With hauntingly beautiful illustrations by award-winning artist Anne Spudvilas, Li’s journey of courage and determination is simply told, and as powerful as any fairytale.
Illustrator
Click here to read more about Anne Spudvilas.
Li Cunxin was born in 1961, in the New Village, Li Commune, near the city of Qingdao on the coast of north-east China. The sixth of seven sons in a poor rural family, Li’s peasant life in Chairman Mao’s communist China changed dramatically when, at the age of eleven, he was chosen by Madame Mao’s cultural advisers to become a student at the Beijing Dance Academy. After a summer school in America, for which he was one of only two students chosen, he defected to the West and became a principal dancer for the Housten Ballet.
Li went on to become one of the best male dancers in the world. He is now a senior manager in a major stockbroking firm and lives in Melbourne, Australia, with his wife Mary and their three children, Sophie, Tom and Bridie.
Li’s autobiography, Mao’s Last Dancer, has sold over 400,000 copies and has been published in over 20 countries.
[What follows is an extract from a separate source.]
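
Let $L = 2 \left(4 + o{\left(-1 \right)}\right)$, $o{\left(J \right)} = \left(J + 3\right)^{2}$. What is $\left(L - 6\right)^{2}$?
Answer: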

Anne Spudvilas is one of Australia’s foremost picture book illustrators and is an established artist. She divides her time between commissioned portraits, her work as a courtroom artist, and her award-winning illustrations for children’s books.
Her first picture book, The Race by Christobel Mattingley, won the Crichton Award for Illustration and was an Honour Book in the Children’s Book Council of Australia (CBCA) Awards in 1996. Anne has produced many award-winning picture books, including Jenny Angel by Margaret Wild, winner of the CBCA Picture Book of the Year Award, 2000, and Woolvs in the Sitee by Margaret Wild, shortlisted for the CBCA Picture Book of the Year Award, 2007 and joint winner in the Children’s Short Story category of the 2006 Aurealis Awards.
Anne also illustrated The Peasant Prince, the picture book based on Li Cunxin’s international best-selling autobiography Mao’s Last Dancer – now a hugely successful motion picture. Anne travelled to China with Li to visit his home town of Qingdao and to meet his family, gathering valuable background material for the book.
She has illustrated several chapter books in the Aussie Nibbles and Aussie Bites series and more recently collaborated with Isobelle Carmody to produce the beautiful and haunting The Night School.